Eine Änderungskündigung: Du bekommst einen geänderten Arbeitsvertrag angeboten. Und wenn Du den nicht akzeptoierst, wirst tritt die Kündigung in Kraft.

Das hatte ich auch mal. Da wollten mich meine Arbeitgeber auf eine halbe Stelle runtersetzen. Da ich auch alleinerziehend war, konnte ich das nicht akzeptieren. Zumal ich mir ziemlich sicher war, dass ich dann ein halbes Jahr später trotzdem die Kündigung bekommen würde. Und dann wäre ich mit niedrigerem Gehalt in die Arbeitslosigkeit gegangen....

Also lass Dir eine Änderungskündigung geben. Sonst bekommst Du eine Sperre beim Arbeitsamt.

Dass sie Dir eine Abfindung und noch zwei Monate zahlen wollen ist ja ehrenwert., Aber was bitte spricht dann gegen eine Änderungskündigung.

Mach Dich mal schlau.

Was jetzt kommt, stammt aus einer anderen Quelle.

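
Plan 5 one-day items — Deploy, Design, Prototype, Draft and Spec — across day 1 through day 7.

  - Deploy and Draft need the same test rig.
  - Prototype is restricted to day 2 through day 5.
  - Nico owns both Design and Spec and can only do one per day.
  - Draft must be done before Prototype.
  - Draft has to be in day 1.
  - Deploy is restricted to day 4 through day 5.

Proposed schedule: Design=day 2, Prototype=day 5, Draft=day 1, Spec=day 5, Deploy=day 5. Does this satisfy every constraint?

Draft has to be in day 1 — holds.
Prototype is restricted to day 2 through day 5 — holds.
Deploy and Draft need the same test rig — holds.
Draft must be done before Prototype — holds.
Nico owns both Design and Spec and can only do one per day — holds.
Deploy is restricted to day 4 through day 5 — holds.

Yes, all constraints hold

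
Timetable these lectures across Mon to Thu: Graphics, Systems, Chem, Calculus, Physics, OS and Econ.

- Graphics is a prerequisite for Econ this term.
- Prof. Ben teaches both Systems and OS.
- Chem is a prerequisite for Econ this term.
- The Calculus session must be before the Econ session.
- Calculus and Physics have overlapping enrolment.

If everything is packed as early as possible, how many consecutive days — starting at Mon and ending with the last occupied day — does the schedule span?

The precedence chain requires at least 2 distinct days.
2 works (last occupied day: Tue): for example Physics in Tue; Econ in Tue; OS in Tue; Systems in Mon; Calculus in Mon; Graphics in Mon; Chem in Mon.

2 days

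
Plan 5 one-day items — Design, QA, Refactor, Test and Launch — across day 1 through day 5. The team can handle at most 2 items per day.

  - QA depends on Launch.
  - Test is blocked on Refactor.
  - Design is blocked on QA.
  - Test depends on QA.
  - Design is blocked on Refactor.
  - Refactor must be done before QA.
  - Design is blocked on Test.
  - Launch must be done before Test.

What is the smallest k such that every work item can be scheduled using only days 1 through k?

4

The precedence chain requires at least 4 distinct days.
With at most 2 per day and 5 work items, at least 3 days are needed.
4 works (last occupied day: day 4): for example Refactor=day 1; Launch=day 1; QA=day 2; Test=day 3; Design=day 4.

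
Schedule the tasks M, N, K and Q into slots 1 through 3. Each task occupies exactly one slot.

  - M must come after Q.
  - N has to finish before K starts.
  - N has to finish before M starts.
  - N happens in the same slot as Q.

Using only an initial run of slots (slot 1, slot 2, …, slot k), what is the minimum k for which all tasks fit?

2 slots

The precedence chain requires at least 2 distinct slots.
2 works (last occupied slot: 2): for example K -> 2; N -> 1; Q -> 1; M -> 2.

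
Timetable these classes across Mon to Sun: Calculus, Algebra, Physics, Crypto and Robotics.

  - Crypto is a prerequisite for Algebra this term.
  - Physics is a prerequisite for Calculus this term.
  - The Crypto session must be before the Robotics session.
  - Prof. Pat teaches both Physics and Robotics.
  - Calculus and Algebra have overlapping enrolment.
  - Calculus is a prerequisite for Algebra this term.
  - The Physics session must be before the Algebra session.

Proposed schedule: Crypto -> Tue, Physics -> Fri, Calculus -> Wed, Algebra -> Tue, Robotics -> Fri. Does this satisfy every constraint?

The Physics session must be before the Algebra session — violated.
The Crypto session must be before the Robotics session — holds.
Prof. Pat teaches both Physics and Robotics — violated.
Calculus is a prerequisite for Algebra this term — violated.
Crypto is a prerequisite for Algebra this term — violated.
Physics is a prerequisite for Calculus this term — violated.
Calculus and Algebra have overlapping enrolment — holds.

No — it violates: The Physics session must be before the Algebra session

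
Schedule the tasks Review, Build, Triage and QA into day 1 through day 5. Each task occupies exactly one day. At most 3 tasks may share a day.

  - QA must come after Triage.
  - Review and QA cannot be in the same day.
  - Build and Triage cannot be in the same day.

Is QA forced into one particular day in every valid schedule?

No

QA can be day 2 (e.g. Build -> day 2, Review -> day 1, Triage -> day 1, QA -> day 2) or day 3 (e.g. Build -> day 2, QA -> day 3, Review -> day 1, Triage -> day 1).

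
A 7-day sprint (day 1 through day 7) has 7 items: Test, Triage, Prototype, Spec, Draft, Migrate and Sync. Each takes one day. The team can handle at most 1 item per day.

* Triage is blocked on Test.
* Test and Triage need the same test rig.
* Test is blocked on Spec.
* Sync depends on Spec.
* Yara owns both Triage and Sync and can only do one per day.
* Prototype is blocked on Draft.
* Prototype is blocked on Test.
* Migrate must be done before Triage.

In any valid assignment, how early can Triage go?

day 4

Precedence pushes Triage to at least day 3.
Triage at day 4 is achievable: Sync -> day 7; Prototype -> day 6; Migrate -> day 3; Test -> day 2; Spec -> day 1; Draft -> day 5; Triage -> day 4.
Nothing earlier works — the conflict and capacity constraints rule out every day before day 4.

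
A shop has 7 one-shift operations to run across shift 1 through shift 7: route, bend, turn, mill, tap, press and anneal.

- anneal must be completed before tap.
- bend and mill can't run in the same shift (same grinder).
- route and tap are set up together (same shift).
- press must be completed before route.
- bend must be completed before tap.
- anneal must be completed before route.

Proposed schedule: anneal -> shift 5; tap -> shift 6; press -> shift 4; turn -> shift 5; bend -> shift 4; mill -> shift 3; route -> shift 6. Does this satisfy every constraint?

Yes

anneal must be completed before tap — holds.
bend must be completed before tap — holds.
bend and mill can't run in the same shift (same grinder) — holds.
press must be completed before route — holds.
anneal must be completed before route — holds.
route and tap are set up together (same shift) — holds.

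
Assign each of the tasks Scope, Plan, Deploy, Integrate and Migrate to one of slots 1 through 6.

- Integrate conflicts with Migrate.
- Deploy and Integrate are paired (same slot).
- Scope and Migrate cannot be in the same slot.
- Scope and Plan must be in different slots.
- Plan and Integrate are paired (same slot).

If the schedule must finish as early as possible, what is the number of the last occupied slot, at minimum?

Check 2 slots directly (anything shorter is at least as hard).
Could 2 slots be enough, i.e. nothing placed later than 2? No: Scope, Plan and Migrate must all be in different slots (Scope/Plan can't share; Scope/Migrate can't share; Plan/Migrate can't share), but only 2 slots are available: 3 tasks can't fit in 2 distinct slots.
So 2 slots is not enough.
3 works (last occupied slot: 3): for example Migrate=3, Deploy=2, Integrate=2, Plan=2, Scope=1.

3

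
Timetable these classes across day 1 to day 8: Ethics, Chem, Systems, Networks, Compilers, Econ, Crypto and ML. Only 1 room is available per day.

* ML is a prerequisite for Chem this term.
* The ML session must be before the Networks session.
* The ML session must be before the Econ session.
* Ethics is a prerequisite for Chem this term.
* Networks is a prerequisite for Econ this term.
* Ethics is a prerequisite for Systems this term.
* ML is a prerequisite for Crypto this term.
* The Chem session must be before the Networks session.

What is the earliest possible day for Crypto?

Precedence pushes Crypto to at least day 2.
Crypto at day 2 is achievable: Crypto=day 2, Systems=day 7, Ethics=day 3, Econ=day 6, Compilers=day 8, Chem=day 4, ML=day 1, Networks=day 5.

day 2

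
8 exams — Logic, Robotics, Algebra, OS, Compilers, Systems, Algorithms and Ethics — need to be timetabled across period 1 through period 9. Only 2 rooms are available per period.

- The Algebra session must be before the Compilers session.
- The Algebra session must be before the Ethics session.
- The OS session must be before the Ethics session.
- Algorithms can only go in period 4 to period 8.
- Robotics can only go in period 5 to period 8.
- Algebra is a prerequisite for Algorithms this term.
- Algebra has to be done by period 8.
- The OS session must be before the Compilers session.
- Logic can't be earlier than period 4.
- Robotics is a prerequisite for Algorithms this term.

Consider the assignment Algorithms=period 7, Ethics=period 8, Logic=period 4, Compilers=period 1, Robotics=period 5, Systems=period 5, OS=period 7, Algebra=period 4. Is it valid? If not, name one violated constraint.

Invalid. The OS session must be before the Compilers session.

Algorithms can only go in period 4 to period 8 — holds.
The Algebra session must be before the Ethics session — holds.
The Algebra session must be before the Compilers session — violated.
Robotics is a prerequisite for Algorithms this term — holds.
The OS session must be before the Ethics session — holds.
Algebra has to be done by period 8 — holds.
Only 2 rooms are available per period — holds.
The OS session must be before the Compilers session — violated.
Algebra is a prerequisite for Algorithms this term — holds.
Logic can't be earlier than period 4 — holds.
Robotics can only go in period 5 to period 8 — holds.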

Vielleicht könntest Du durch eine reguläre Kündigung sogar noch mehr rausschlagen. Beachte auch die Kündigungsfrist, die sie dadurch eventuell umgehen wollen. Und die Höhe der Abfindung bei einer regulären Kündigung.

Irgendeinen Haken hat das bestimmt, wenn sie so auf Aufhebungsvertrag drängen.